La jeune apprentie se trouvait actuellement à Al-Far. Elle avançait seule dans les rues de la ville, son habit souple sur le dos, passant inaperçue dans la foule. Elle se glissait avec agilité, frôlant simplement les habitants et s’éloignant petit à petit du centre de la ville. Elleynah lui avait confié une simple mission avant d’arriver à Al-Far. Elles s’étaient ensuite séparées et Wyska s’était rendue dans une petite boutique pour porter la missive qu’on lui avait remise et ainsi récolter un paquet. Le petit sac était accroché à sa ceinture, près de la lame que lui avait offerte son maître. Sa tâche accomplie, l’apprentie avait constaté avoir un peu de temps devant elle avant sa rencontre avec Elleynah. Elle décida d’en profiter pour s’entrainer par elle-même. Quelques acrobaties et pourquoi pas l’escalade rapide d’un mur quelconque. Une fois éloignée de la foule dense du centre, un soupir quitta les lèvres de l’acrobate et elle bifurqua sur un chemin tranquille.
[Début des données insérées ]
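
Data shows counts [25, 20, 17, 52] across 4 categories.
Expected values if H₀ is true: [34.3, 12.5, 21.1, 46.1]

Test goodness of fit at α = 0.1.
Chi-square goodness of fit test:
H₀: observed counts match expected distribution
H₁: observed counts differ from expected distribution
df = k - 1 = 3
χ² = Σ(O - E)²/E
   = (25 - 34.3)²/34.3 + (20 - 12.5)²/12.5 + (17 - 21.1)²/21.1 + (52 - 46.1)²/46.1
   = 2.522 + 4.500 + 0.797 + 0.755
   = 8.57
p-value = 0.0355

Since p-value < α = 0.1, we reject H₀.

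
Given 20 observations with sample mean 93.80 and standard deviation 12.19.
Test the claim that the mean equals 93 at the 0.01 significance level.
One-sample t-test:
H₀: μ = 93
H₁: μ ≠ 93
df = n - 1 = 19
t = (x̄ - μ₀) / (s/√n) = (93.80 - 93) / (12.19/√20) = 0.293
p-value = 0.7723

Since p-value > α = 0.01, we fail to reject H₀.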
Ses pieds caressaient la poussière et elle gardait les yeux rivés devant elle. Pourtant, rien ne lui échappait autour. Cet enfant qui courrait accompagner d’un gros chien. Ce marchand harcelant une femme d’âge mûr. Cet oiseau qui tournait au-dessus de leur tête. Elle restait attentive à tout. Refusant de laisser un événement lui échapper. Refusant de laisser la moindre chance à un petit voleur de lui dérober le paquet. Ce fut ainsi qu’elle remarqua cette jeune fille, probablement de son âge, perchée sur une branche. Sentant le regard de celle-ci sur ses épaules, Wyska avait levé les yeux, croisant ainsi son regard. Et sans comprendre pourquoi, quelque chose dans le regard de la fille l’intrigua. Elle s’arrêta une fois la branche derrière elle et marqua un temps d’arrêt avant de se retourner. Sans trop savoir ce qui lui prenait, elle agrippa une branche à son tour pour se hisser là-haut. Elle se tint debout et observa Al-Far durant quelques secondes.
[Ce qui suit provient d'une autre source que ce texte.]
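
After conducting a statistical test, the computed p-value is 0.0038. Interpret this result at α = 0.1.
Since p = 0.0038 < α = 0.1, reject H₀.
There is sufficient evidence to reject the null hypothesis; the result is statistically significant at the 0.1 level.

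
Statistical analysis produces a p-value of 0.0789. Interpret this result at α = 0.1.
Since p = 0.0789 < α = 0.1, reject H₀.
There is sufficient evidence to reject the null hypothesis; the result is statistically significant at the 0.1 level.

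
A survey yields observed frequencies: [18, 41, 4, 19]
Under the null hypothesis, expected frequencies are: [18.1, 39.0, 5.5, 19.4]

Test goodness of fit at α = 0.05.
Chi-square goodness of fit test:
H₀: observed counts match expected distribution
H₁: observed counts differ from expected distribution
df = k - 1 = 3
χ² = Σ(O - E)²/E
   = (18 - 18.1)²/18.1 + (41 - 39.0)²/39.0 + (4 - 5.5)²/5.5 + (19 - 19.4)²/19.4
   = 0.001 + 0.103 + 0.409 + 0.008
   = 0.52
p-value = 0.9144

Since p-value > α = 0.05, we fail to reject H₀.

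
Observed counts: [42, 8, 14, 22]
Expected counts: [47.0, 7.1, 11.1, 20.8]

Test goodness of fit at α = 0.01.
Chi-square goodness of fit test:
H₀: observed counts match expected distribution
H₁: observed counts differ from expected distribution
df = k - 1 = 3
χ² = Σ(O - E)²/E
   = (42 - 47.0)²/47.0 + (8 - 7.1)²/7.1 + (14 - 11.1)²/11.1 + (22 - 20.8)²/20.8
   = 0.532 + 0.114 + 0.758 + 0.069
   = 1.47
p-value = 0.6885

Since p-value > α = 0.01, we fail to reject H₀.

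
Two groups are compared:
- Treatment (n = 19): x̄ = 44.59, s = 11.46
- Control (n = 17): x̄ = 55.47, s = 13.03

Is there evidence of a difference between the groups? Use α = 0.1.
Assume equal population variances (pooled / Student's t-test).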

- C’est une belle cachette, murmura-t-elle finalement, plus pour elle-même qu’autre chose, sans laisser tomber sa contemplation.
Voir le profil de l'utilisateur
avatar
Helizabeth Anew
Apprentie Marchombre
J’observais la jeune femme passer sous moi, évitant tout le monde avec aisance comme s’ils s’écartaient sur son passage. Elle regardait toutefois partout autour d’elle, à l’affut de tous les mouvements. C’est peut-être pour cela que je fus repérée. Elle avait dû sentir que je l’observais car elle leva la tête vers moi, croisant mon regard durant quelques secondes avant de reprendre sa route. Alors que je pensais qu’elle partirait, elle se stoppa avant de faire demi-tour et me rejoindre dans mon arbre. Je l’observais grimper et se mettre debout à mes côtés et observer la ville. Souriant quand elle souleva le fait que c’était une belle cachette, je pris à mon tour la parole.

« Mais sans doute pas une bonne. La preuve, tu m’as trouvé. Et quand j’étais petite, ma mère me trouvait toujours quand je me cachais dans cet arbre. A croire que je ne suis pas douée pour me cacher. Mais en effet, on a une jolie vue vu d’ici. »

Me relevant, je me tins également debout sur ma branche, le visage tourné vers la jeune femme.

« Je m’appelle Helizabeth. Et toi ? Collocataire de cachette ? »


Je lui tendis la main et attendit de voir si elle la serrait ou non. Dans tous les cas, je l’observais, mais également ses vêtements qui me paraissait souple et confortable. Et bizarrement, même s’il n’était pas dans le même style, il me rappelait un peu ceux que Eleanor portait bien souvent. Il faudrait que je lui demande qui était son cordonnier pour que je puisse en avoir des aussi confortables qu’elle. Pour le moment, je me limitais à mes vêtements que j’avais ainsi qu’un pantalon. Je n’étais en apprentissage que depuis environ un mois donc on avait pas eu le temps de m’acheter d’autre vêtements. Et j’espérais en avoir d’aussi confortable que Eleanor et ma squatteuse de cachette.


Voir le profil de l'utilisateur
avatar
Wyska Benorith
Acrobate & Apprentie Marchombre
Wyska se tenait sur la branche, le dos accoté au tronc et le regard qui se promenait sur la rue en contrebas. Les passants avançaient sans leur accorder la moindre attention, complètement absorbée par leur propre vie et leur problème. L’apprentie reporta son attention sur sa compagne de branche lorsque celle-ci reprit la parole. Elle fut portée à réfléchir. C’était certes un bel endroit, un peu trop voyant pour une véritable cachette, mais ça n’avait aucune importance pour Wyska. Après tout, le but était-il réellement de se cacher ? Ce n’était pas d’une véritable cachette qu’elle voulait, mais simplement un endroit pour soi-même qui permettrait d’admirer le monde. Et l’endroit qu’avait trouvé la fille donnait cette vue agréable sur la ville d’Al-Far. Un endroit qu'elle aurait probablement ignoré si le destin ne l’avait pas attirée par ici. Lorsque la jeune femme se présenta, Wyska n’hésita pas à glisser sa main dans la sienne, se présentant à son tour :

- Wyska. Enchantée. En réalité, je suis acrobate, mais j’ai appris à apprécier la hauteur et la vue qu’elle nous offre.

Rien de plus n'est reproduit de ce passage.